The recent revelation, reaffirmed by Sen. Lindsey Graham on Thursday, comes at a time when the Obama administration is under considerable fire after Guantanamo detainees continue to return to terrorism. (RELATED: Former Guantanamo Jailbird Now A Recruiter For ISIS In Afghanistan)
According to Graham, also a member of the Senate Armed Services Committee, all five former detainees still reside in Qatar, which means that the Middle Eastern country has at least upheld its part of the agreement to monitor the recently released terrorists for a year. However, Graham is pessimistic about the future, and his pessimism has only increased based on new reports that the Taliban can count yet another former Guantanamo detainee among its ranks.
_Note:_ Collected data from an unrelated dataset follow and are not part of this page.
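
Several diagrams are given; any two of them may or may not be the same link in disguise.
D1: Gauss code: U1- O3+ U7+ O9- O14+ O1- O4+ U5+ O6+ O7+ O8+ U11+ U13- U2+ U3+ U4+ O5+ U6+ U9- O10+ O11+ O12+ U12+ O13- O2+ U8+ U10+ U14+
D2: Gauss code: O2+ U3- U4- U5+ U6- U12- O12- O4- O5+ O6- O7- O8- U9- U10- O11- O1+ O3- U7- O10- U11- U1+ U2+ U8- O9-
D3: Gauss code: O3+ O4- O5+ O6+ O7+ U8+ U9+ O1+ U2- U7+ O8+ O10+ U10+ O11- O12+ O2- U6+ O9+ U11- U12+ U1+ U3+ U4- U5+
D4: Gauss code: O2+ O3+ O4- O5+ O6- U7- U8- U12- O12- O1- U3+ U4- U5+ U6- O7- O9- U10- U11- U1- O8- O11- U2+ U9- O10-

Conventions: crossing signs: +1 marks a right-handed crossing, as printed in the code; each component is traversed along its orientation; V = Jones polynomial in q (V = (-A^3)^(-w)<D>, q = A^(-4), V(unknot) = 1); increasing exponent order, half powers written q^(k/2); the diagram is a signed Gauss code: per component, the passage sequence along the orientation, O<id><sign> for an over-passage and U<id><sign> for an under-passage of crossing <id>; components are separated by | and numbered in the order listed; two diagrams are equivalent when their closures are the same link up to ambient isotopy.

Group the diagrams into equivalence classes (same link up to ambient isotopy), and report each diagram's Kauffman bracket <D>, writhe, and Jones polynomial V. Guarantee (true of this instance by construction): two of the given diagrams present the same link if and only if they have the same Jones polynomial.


grouping into links: {D1} | {D2, D4} | {D3}
V(D1) = q^2 - q^3 + 3q^4 - 3q^5 + 3q^6 - 3q^7 + 2q^8 - q^9  (w +8, c 14, <D> = -A^-12 + 2A^-8 - 3A^-4 + 3 - 3A^4 + 3A^8 - A^12 + A^16)
D2 (bracket A^-14 - A^-10 + 2A^-6 - A^-2 + A^2 - A^6; 12 crossings at w = -6): V = -q^-6 + q^-5 - q^-4 + 2q^-3 - q^-2 + q^-1
V(D3) = q - q^2 + 2q^3 - q^4 + q^5 - q^6  (w +6, c 12, <D> = -A^-6 + A^-2 - A^2 + 2A^6 - A^10 + A^14)
D4 (bracket A^-14 - A^-10 + 2A^-6 - A^-2 + A^2 - A^6; 12 crossings at w = -6): V = -q^-6 + q^-5 - q^-4 + 2q^-3 - q^-2 + q^-1
key observation: 3 values of V(q) split the 4 diagrams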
“It’s just a year deal,” Graham told The Associated Press. “Just as sure as we’re sitting here, they’re going back to the fight.”
“They’ve had some Haqqani people come to meet with them…They’re reaching out. The Taliban five are communicating with people inside Afghanistan.”
Haqqani operates between Afghanistan and Pakistan as a relatively independent segment of the Afghan Taliban. In 2012, the State Department confirmed Haqqani as a terrorist organization.
Rep. Mac Thornberry, chairman of the House Armed Services Committee, told Fox News that the report of a former detainee returning to the Taliban isn’t at all surprising, saying that it was “almost inevitable.”
Yet, White House spokesman Josh Earnest repeated the administration’s line again on Thursday that Guantanamo Bay’s existence serves only to spur recruitment to al-Qaida. The Obama administration has downplayed statistics showing a remarkable number of detainees returning to terrorism. However, the national intelligence’s most recent report in September 2014, which is conducted every six months, indicated that 17 percent of former detainees have returned to terrorist activities. An additional 12 percent are suspected of terrorism.
At this point in time, the identity of the former detainee who reportedly is attempting to make contact with the Taliban is unclear, but the five detainees released last year were high-valued Taliban assets. Abdul Haq Wasiq operated as the deputy minister of intelligence for the Taliban. Mullah Norullah Nori was a senior Taliban commander. Khairullah Khairkhwa had direct ties to Osama bin Laden. Mohammed Nabi worked as chief of security for the Taliban. And finally, Mohammad Fazl was responsible for mass killings of Shiite Muslims in Afghanistan.
“The Defense Department has a close security partnership with the government of Qatar. We’re confident in our ability to continue to mitigate any threat that may be posed by the former Guantanamo detainees,” said a statement from the Pentagon.